It is a valid question, one that I am asked on occasion. Why use black and white film?
The quickest and simplest answer is that the HABS/HAER standards that provide basis for much of the work that I do require it. Black and white film is inherently more stable, in terms of archival longevity, than either color film or digital files. Since the purpose of my work is to make as permanent a record as I can of important buildings, structures, and places that will be lost forever, that is is a compelling argument.
But when I’m not doing documentation work? I still much prefer the stuff, for many reasons.

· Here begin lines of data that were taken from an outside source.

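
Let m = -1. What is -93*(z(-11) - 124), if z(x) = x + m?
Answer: 12648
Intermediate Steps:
z(x) = -1 + x (z(x) = x - 1 = -1 + x)
-93*(z(-11) - 124) = -93*((-1 - 11) - 124) = -93*(-12 - 124) = -93*(-136) = 12648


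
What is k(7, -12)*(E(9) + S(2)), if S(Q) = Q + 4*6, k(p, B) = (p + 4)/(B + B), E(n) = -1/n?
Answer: -2563/216 ≈ -11.866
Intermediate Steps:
k(p, B) = (4 + p)/(2*B) (k(p, B) = (4 + p)/((2*B)) = (4 + p)*(1/(2*B)) = (4 + p)/(2*B))
S(Q) = 24 + Q (S(Q) = Q + 24 = 24 + Q)
k(7, -12)*(E(9) + S(2)) = ((½)*(4 + 7)/(-12))*(-1/9 + (24 + 2)) = ((½)*(-1/12)*11)*(-1*⅑ + 26) = -11*(-⅑ + 26)/24 = -11/24*233/9 = -2563/216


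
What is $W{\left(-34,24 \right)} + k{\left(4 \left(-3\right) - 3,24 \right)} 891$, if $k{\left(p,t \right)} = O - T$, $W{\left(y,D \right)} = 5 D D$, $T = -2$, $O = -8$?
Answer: $-2466$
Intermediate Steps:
$W{\left(y,D \right)} = 5 D^{2}$
$k{\left(p,t \right)} = -6$ ($k{\left(p,t \right)} = -8 - -2 = -8 + 2 = -6$)
$W{\left(-34,24 \right)} + k{\left(4 \left(-3\right) - 3,24 \right)} 891 = 5 \cdot 24^{2} - 5346 = 5 \cdot 576 - 5346 = 2880 - 5346 = -2466$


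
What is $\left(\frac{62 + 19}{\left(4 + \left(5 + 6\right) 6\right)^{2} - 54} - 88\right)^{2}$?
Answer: $\frac{181788818689}{23483716} \approx 7741.1$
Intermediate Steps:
$\left(\frac{62 + 19}{\left(4 + \left(5 + 6\right) 6\right)^{2} - 54} - 88\right)^{2} = \left(\frac{81}{\left(4 + 11 \cdot 6\right)^{2} - 54} - 88\right)^{2} = \left(\frac{81}{\left(4 + 66\right)^{2} - 54} - 88\right)^{2} = \left(\frac{81}{70^{2} - 54} - 88\right)^{2} = \left(\frac{81}{4900 - 54} - 88\right)^{2} = \left(\frac{81}{4846} - 88\right)^{2} = \left(- \frac{426367}{4846}\right)^{2} = \frac{181788818689}{23483716}$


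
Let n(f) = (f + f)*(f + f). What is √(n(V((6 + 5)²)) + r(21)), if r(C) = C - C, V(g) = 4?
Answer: 8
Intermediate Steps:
n(f) = 4*f² (n(f) = (2*f)*(2*f) = 4*f²)
r(C) = 0
√(n(V((6 + 5)²)) + r(21)) = √(4*4² + 0) = √(4*16 + 0) = √(64 + 0) = √64 = 8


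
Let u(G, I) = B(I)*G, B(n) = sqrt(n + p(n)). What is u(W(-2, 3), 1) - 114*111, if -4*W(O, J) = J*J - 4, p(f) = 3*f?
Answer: -25313/2 ≈ -12657.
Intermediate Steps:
W(O, J) = 1 - J**2/4 (W(O, J) = -(J*J - 4)/4 = -(J**2 - 4)/4 = -(-4 + J**2)/4 = 1 - J**2/4)
B(n) = 2*sqrt(n) (B(n) = sqrt(n + 3*n) = sqrt(4*n) = 2*sqrt(n))
u(G, I) = 2*G*sqrt(I) (u(G, I) = (2*sqrt(I))*G = 2*G*sqrt(I))
u(W(-2, 3), 1) - 114*111 = 2*(1 - 1/4*3**2)*sqrt(1) - 114*111 = 2*(1 - 1/4*9)*1 - 12654 = 2*(1 - 9/4)*1 - 12654 = 2*(-5/4)*1 - 12654 = -5/2 - 12654 = -25313/2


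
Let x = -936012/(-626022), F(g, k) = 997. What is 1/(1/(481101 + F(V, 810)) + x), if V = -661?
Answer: 50300659026/75208356533 ≈ 0.66882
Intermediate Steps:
x = 156002/104337 (x = -936012*(-1/626022) = 156002/104337 ≈ 1.4952)
1/(1/(481101 + F(V, 810)) + x) = 1/(1/(481101 + 997) + 156002/104337) = 1/(1/482098 + 156002/104337) = 1/(75208356533/50300659026) = 50300659026/75208356533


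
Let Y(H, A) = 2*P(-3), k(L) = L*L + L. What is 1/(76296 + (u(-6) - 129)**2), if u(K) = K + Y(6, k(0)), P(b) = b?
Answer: 1/96177 ≈ 1.0397e-5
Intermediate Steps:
k(L) = L + L**2 (k(L) = L**2 + L = L + L**2)
Y(H, A) = -6 (Y(H, A) = 2*(-3) = -6)
u(K) = -6 + K (u(K) = K - 6 = -6 + K)
1/(76296 + (u(-6) - 129)**2) = 1/(76296 + ((-6 - 6) - 129)**2) = 1/(76296 + (-12 - 129)**2) = 1/(76296 + (-141)**2) = 1/(76296 + 19881) = 1/96177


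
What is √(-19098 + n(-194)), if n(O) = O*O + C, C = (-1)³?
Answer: √18537 ≈ 136.15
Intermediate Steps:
C = -1
n(O) = -1 + O² (n(O) = O*O - 1 = O² - 1 = -1 + O²)
√(-19098 + n(-194)) = √(-19098 + (-1 + (-194)²)) = √(-19098 + (-1 + 37636)) = √(-19098 + 37635) = √18537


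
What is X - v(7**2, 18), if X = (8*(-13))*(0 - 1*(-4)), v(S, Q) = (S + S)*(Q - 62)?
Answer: 3896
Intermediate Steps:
v(S, Q) = 2*S*(-62 + Q) (v(S, Q) = (2*S)*(-62 + Q) = 2*S*(-62 + Q))
X = -416 (X = -104*(0 + 4) = -104*4 = -416)
X - v(7**2, 18) = -416 - 2*7**2*(-62 + 18) = -416 - 2*49*(-44) = -416 - 1*(-4312) = -416 + 4312 = 3896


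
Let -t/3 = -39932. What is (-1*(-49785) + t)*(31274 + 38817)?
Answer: 11886101871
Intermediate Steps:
t = 119796 (t = -3*(-39932) = 119796)
(-1*(-49785) + t)*(31274 + 38817) = (-1*(-49785) + 119796)*(31274 + 38817) = (49785 + 119796)*70091 = 169581*70091 = 11886101871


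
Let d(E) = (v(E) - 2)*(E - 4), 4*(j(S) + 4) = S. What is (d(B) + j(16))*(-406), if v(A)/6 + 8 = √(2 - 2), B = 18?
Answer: 284200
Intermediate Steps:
v(A) = -48 (v(A) = -48 + 6*√(2 - 2) = -48 + 6*√0 = -48 + 6*0 = -48 + 0 = -48)
j(S) = -4 + S/4
d(E) = 200 - 50*E (d(E) = (-48 - 2)*(E - 4) = -50*(-4 + E) = 200 - 50*E)
(d(B) + j(16))*(-406) = ((200 - 50*18) + (-4 + (¼)*16))*(-406) = ((200 - 900) + (-4 + 4))*(-406) = (-700 + 0)*(-406) = -700*(-406) = 284200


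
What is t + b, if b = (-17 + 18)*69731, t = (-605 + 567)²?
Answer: 71175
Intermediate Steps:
t = 1444 (t = (-38)² = 1444)
b = 69731 (b = 1*69731 = 69731)
t + b = 1444 + 69731 = 71175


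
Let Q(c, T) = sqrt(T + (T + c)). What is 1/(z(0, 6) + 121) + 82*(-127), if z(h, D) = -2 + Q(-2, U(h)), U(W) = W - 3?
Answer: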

Since much of what I photograph tends to be architectural, I’ll let the master of architectural photography, Julian Shulman, answer for me:
A black-and-white photograph is an abstraction rather than a reproduction of subject matter. In its monochromatic state, it tends to emphasize form and tone at the expense of the total expression possible by color photography. Thus, if the purpose of the photograph is to illustrate the design statement of another artist, black and white becomes a highly communicative and honest way of doing so. Since this is frequently the purpose of an architectural photograph, the choice of black and white as a medium is dictated by excellence in stressing line and mass, rather than by matters of economy. However, if black-and-white photography is to be dramatic and demanding of the attention it deserves, it requires a photographer’s knowledge of and sympathy for subject matter. It also requires a certainty of technique and a feel for shapes and tones. It is at its best as a medium when it is given the respect which is its due. Good black and white does not happen as quick, inexpensive substitute for color. I feel that too frequently color, albeit like a layer of salve, indues a veneer like impact, thereby resulting in the often heard exclamation “What great color!” rather than a more genuinely desired response to form and design content.